Die Nationalratswahl 2024 ist geschlagen, das Ergebnis vielfach analysiert. Die aktuelle Wählerstromanalyse zeigt, welche Parteien von den jeweils anderen politischen Lagern Stimmen lukrieren konnten – oder an sie verloren haben. Ein nicht zu vernachlässigendes Segment ist dabei jenes Nichtwähler:innen. Über 1,4 Millionen wahlberechtigte Personen haben bei der Nationalratswahl kein Kreuzerl gemacht.
Seit 1945 ist die Wahlbeteiligung rückläufig, die letzten Nationalratswahlen hatten in etwa 75-80% Wahlbeteiligung.
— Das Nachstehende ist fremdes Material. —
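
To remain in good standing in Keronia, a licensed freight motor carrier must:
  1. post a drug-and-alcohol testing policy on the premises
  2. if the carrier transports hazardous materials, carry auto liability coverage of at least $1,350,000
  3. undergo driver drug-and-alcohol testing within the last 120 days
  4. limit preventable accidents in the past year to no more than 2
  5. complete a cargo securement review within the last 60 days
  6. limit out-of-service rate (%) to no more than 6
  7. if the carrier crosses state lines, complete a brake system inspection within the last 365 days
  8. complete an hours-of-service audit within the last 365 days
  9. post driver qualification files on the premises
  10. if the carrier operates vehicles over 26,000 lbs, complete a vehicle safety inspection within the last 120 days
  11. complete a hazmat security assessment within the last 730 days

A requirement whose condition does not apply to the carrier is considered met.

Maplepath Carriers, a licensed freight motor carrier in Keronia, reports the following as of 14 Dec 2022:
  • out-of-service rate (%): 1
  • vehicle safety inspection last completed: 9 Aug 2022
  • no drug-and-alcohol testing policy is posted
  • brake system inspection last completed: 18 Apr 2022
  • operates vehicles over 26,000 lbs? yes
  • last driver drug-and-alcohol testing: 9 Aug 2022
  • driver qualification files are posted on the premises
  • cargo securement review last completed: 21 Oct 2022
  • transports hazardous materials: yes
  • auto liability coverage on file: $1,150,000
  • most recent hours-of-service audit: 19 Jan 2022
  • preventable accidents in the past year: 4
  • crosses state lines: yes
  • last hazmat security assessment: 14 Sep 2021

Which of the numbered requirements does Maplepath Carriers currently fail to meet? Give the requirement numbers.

1. drug-and-alcohol testing policy absent → not met
2. condition 'transports hazardous materials' holds; auto liability coverage $1,150,000 < $1,350,000 → not met
3. driver drug-and-alcohol testing 127 days ago vs limit 120 → not met
4. preventable accidents in the past year 4 > 2 → not met
5. cargo securement review 54 days ago vs limit 60 → met
6. out-of-service rate (%) 1 ≤ 6 → met
7. condition 'crosses state lines' holds; brake system inspection 240 days ago vs limit 365 → met
8. hours-of-service audit 329 days ago vs limit 365 → met
9. driver qualification files present → met
10. condition 'operates vehicles over 26,000 lbs' holds; vehicle safety inspection 127 days ago vs limit 120 → not met
11. hazmat security assessment 456 days ago vs limit 730 → met
Not met: 1, 2, 3, 4, 10

1, 2, 3, 4, 10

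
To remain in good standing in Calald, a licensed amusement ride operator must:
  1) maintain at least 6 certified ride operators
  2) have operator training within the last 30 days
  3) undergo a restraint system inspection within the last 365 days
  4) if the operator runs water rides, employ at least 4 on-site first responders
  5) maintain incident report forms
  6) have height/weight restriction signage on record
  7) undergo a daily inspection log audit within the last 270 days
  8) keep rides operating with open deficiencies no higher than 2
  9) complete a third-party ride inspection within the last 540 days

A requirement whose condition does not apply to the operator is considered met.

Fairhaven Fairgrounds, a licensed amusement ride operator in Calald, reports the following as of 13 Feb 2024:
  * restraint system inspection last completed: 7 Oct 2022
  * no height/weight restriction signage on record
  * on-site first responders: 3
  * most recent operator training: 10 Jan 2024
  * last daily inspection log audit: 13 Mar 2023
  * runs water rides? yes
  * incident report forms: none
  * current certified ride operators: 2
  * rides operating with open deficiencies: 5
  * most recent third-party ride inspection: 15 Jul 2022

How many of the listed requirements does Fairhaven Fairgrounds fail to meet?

9

1. certified ride operators 2 < 6 → not met
2. operator training 34 days ago vs limit 30 → not met
3. restraint system inspection 494 days ago vs limit 365 → not met
4. condition 'runs water rides' holds; on-site first responders 3 < 4 → not met
5. incident report forms absent → not met
6. height/weight restriction signage absent → not met
7. daily inspection log audit 337 days ago vs limit 270 → not met
8. rides operating with open deficiencies 5 > 2 → not met
9. third-party ride inspection 578 days ago vs limit 540 → not met
Not met: 9 of 9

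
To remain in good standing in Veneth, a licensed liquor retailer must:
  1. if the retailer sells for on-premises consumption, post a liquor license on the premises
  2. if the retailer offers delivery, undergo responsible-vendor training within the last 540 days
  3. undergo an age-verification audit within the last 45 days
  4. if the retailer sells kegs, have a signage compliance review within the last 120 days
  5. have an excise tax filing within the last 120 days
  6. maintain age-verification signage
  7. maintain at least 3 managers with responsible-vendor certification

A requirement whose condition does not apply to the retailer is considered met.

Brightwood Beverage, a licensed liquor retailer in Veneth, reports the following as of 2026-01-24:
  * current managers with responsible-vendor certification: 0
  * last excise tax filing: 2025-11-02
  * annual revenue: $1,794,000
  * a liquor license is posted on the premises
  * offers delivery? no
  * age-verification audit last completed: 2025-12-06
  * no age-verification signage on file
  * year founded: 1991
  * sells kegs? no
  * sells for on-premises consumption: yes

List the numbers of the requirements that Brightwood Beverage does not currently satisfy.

1. condition 'sells for on-premises consumption' holds; liquor license present → met
2. condition 'offers delivery' does not hold → requirement n/a → met
3. age-verification audit 49 days ago vs limit 45 → not met
4. condition 'sells kegs' does not hold → requirement n/a → met
5. excise tax filing 83 days ago vs limit 120 → met
6. age-verification signage absent → not met
7. managers with responsible-vendor certification 0 < 3 → not met
Not met: 3, 6, 7

3, 6, 7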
Dabei wurde im Vorfeld wochenlang intensiv – teilweise sogar von Unternehmen – dafür geworben, sich für die Demokratie „einzusetzen“. „Wählen ist wie Zähneputzen: Macht man’s nicht, wird’s braun“, so das Credo, das vor allem in sozialen Medien zigfach geteilt und so zur Stimmenabgabe motivieren sollte.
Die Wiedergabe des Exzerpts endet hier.